Mathematical modeling of random coupling between polarization modes in single-mode optical fibers: XIII. Conditions of applicability of the ergodic hypothesis for fiber ring interferometers

Some additional conditions of applicability of the ergodic hypothesis to fiber ring interferometers (FRIs) with a loop consisting of a single-mode optical fiber (SMOF) with random inhomogeneities are considered. It is shown by mathematical modeling that the change in the phase difference of counterpropagating waves at the FRI output with the SMOF temperature is not a stationary random process. However, in a fairly narrow temperature range, this dependence can be assumed to be locally stationary. The conditions determining this temperature range are formulated.
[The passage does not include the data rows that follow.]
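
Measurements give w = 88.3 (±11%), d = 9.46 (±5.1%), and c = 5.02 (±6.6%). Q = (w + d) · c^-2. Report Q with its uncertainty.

Let u = w + d = 97.8. δu = √(δw² + δd²) = √(94.3 + 0.233) = 9.72, so δu/u = 0.0995.
Q is then a monomial in u, c:
δQ/Q = √((δu/u)² + (-2·δc/c)²) = √(0.00990 + 0.0174) = 0.165
Q = 3.88, so δQ = 0.165 × 3.88 = 0.641.

3.88 ± 0.641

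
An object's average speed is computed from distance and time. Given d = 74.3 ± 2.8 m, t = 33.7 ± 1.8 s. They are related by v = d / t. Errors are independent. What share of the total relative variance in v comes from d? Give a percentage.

33.2%

(δv/v)² = (1·δd/d)² + (-1·δt/t)²
  d term: (1×0.0377)² = 0.00142
  t term: (-1×0.0534)² = 0.00285
Total = 0.00427. Share from d = 0.00142/0.00427 = 0.332.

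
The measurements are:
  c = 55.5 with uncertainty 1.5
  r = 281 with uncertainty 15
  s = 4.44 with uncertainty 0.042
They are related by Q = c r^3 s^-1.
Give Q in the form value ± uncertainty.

(2.77 ± 0.451) × 10^8

Each factor contributes (exponent × relative error)² to (δQ/Q)²:
  (1·δc/c)² = (1×0.0270)² = 0.000730;  (3·δr/r)² = (3×0.0534)² = 0.0256;  (-1·δs/s)² = (-1×0.00946)² = 8.95e-05
δQ/Q = √(0.0265) = 0.163
Q = 2.77e+08, so δQ = 0.163 × 2.77e+08 = 4.51e+07.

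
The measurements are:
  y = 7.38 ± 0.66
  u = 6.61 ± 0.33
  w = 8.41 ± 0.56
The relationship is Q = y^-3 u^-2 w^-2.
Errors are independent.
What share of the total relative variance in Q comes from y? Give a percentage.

(δQ/Q)² = (-3·δy/y)² + (-2·δu/u)² + (-2·δw/w)²
  y term: (-3×0.0894)² = 0.0720
  u term: (-2×0.0499)² = 0.00997
  w term: (-2×0.0666)² = 0.0177
Total = 0.0997. Share from y = 0.0720/0.0997 = 0.722.

72.2%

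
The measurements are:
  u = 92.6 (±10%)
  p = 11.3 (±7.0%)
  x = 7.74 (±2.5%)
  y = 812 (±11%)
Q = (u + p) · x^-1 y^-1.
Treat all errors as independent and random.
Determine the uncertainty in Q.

0.00238

Let w = u + p = 104. δw = √(δu² + δp²) = √(85.7 + 0.626) = 9.29, so δw/w = 0.0894.
Q is then a monomial in w, x, y:
δQ/Q = √((δw/w)² + (-1·δx/x)² + (-1·δy/y)²) = √(0.00800 + 0.000625 + 0.0121) = 0.144
Q = 0.0165, so δQ = 0.144 × 0.0165 = 0.00238.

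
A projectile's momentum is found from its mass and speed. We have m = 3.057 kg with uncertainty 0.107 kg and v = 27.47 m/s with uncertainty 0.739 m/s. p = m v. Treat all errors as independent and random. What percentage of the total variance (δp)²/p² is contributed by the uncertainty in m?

62.9%

(δp/p)² = (1·δm/m)² + (1·δv/v)²
  m term: (1×0.0350)² = 0.00123
  v term: (1×0.0269)² = 0.000724
Total = 0.00195. Share from m = 0.00123/0.00195 = 0.629.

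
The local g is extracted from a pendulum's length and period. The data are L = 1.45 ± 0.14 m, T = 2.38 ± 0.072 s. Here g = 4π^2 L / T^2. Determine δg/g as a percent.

Since g is a product/quotient, work with relative uncertainties:
  (1·δL/L)² = (1×0.0966)² = 0.00932;  (-2·δT/T)² = (-2×0.0303)² = 0.00366
δg/g = √(0.0130) = 0.114

11.4%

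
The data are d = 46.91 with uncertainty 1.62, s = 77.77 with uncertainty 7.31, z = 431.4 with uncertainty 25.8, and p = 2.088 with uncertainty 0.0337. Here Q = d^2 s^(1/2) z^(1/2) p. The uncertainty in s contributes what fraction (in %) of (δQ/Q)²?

27.2%

(δQ/Q)² = (2·δd/d)² + (½·δs/s)² + (½·δz/z)² + (1·δp/p)²
  d term: (2×0.0345)² = 0.00477
  s term: (0.5×0.0940)² = 0.00221
  z term: (0.5×0.0598)² = 0.000894
  p term: (1×0.0161)² = 0.000260
Total = 0.00813. Share from s = 0.00221/0.00813 = 0.272.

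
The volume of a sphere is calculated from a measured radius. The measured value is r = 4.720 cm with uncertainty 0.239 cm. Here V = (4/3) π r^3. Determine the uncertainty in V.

For a monomial V ∝ r^3, fractional errors add in quadrature:
  (3·δr/r)² = (3×0.0506)² = 0.0231
δV/V = √(0.0231) = 0.152
V = 440.5 cm^3, so δV = 0.152 × 440.5 = 66.9 cm^3.

66.9 cm^3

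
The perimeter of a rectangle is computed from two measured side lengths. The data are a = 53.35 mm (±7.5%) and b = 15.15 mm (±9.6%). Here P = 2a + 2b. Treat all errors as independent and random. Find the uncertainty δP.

Absolute uncertainties add in quadrature for a linear combination:
  (2·δa)² = 64.0;  (2·δb)² = 8.46
δP = √(72.5) = 8.51 mm

8.51 mm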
It is shown for a fairly large ensemble of independent realizations of random inhomogeneities in an SMOF that, even when all conditions of ergodicity are satisfied with a large margin, there will always be at least one realization violating strict ergodicity. Thus, only conditional (approximate) ergodicity occurs in this case. Nevertheless, in calculation of the FRI zero drift in this situation, averaging over an ensemble of independent realizations of random inhomogeneities in the SMOF of an FRI loop can be performed with sufficient accuracy. As a result, calculations are simplified significantly. In the general case, when at least one of the conditions of ergodicity is not satisfied, averaging over temperature for each realization with subsequent averaging over the entire ensemble should be performed. It is shown also that, within this problem, we can speak only about quasi-ergodicity or emulation of ergodicity, since a change in the temperature of the SMOF of an FRI loop and successive enumeration of independent realizations of random inhomogeneities in the SMOF loop are radically different random processes. The parameters characterizing quasiperiodic temperature changes in the phase difference of counterpropagating waves at the FRI output are refined.